The NCAA stripped Memphis of all its wins from 2007-08 Thursday, saying the Tigers used an ineligible player who is believed to be NBA star Derrick Rose.
The university isn’t accepting the punishment, not yet.
Memphis president Shirley Raines said shortly after the NCAA’s announcement that the school is appealing what she called an unfair penalty.
“We know the rules,” Raines said. “We did our due diligence. We did everything we could to determine the student-athlete was eligible and that the rules were being followed.”
The NCAA announcement came 16 months after the Tigers lost the national championship to Kansas in overtime at the end of the 2007-08 season. It marks the second time both Memphis and coach John Calipari had to vacate Final Four seasons. The Tigers were stripped of their 1985 appearance and Calipari’s Massachusetts team lost its 1996 berth.
“I’m not worried about it because they have never said Coach Cal did anything wrong at all,” said Kentucky Gov. Steve Beshear, who appeared with Calipari at the Kentucky State Fair on Thursday before the NCAA announcement. “I think he’s a very upstanding guy. I think that’s his reputation and I think that reputation will be with him here. I really don’t foresee any problems.”

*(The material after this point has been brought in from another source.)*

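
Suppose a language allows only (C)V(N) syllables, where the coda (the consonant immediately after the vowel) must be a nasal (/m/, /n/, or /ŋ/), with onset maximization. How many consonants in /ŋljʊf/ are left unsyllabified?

3

Under (C)V(N), the unsyllabifiable consonants are /ŋ/, /l/, /f/ (only a nasal (/m/, /n/, or /ŋ/) is licensed in coda position; onsets are limited to one consonant).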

Memphis finished 38-2 in 2007-08, setting the NCAA record for wins in a season.
The NCAA report did not identify the ineligible player by name, though descriptions of the athlete involved lead to the conclusion it could only be Rose. He was the only player who played just that season at Memphis — a fact noted by the governing body of college sports. Rose went on to be selected by the Chicago Bulls as the No. 1 pick in the 2008 draft and later won the NBA rookie of the year award.
The player was accused of having another person take his SAT exam in Detroit so he would be eligible as a freshman after failing the ACT three times in Chicago.
Memphis argued that the university did not have enough information to substantiate the allegations in November 2007 and cleared him to play. Memphis officials defended their investigation Thursday and said four people interviewed the player, with neither Calipari nor athletic director R.C. Johnson involved.
“That person responded that he took the test, and we believed him,” university legal counsel Sheri Lipman said.
However, the SAT officials later conducted their own investigation and notified the player, the university and the NCAA’s eligibility center that they were canceling his test in May 2008.
The agency said it sent letters to the player in March and April 2008; the second letter was sent three days after Rose and the Tigers lost to the Jayhawks. The player did not respond to either letter.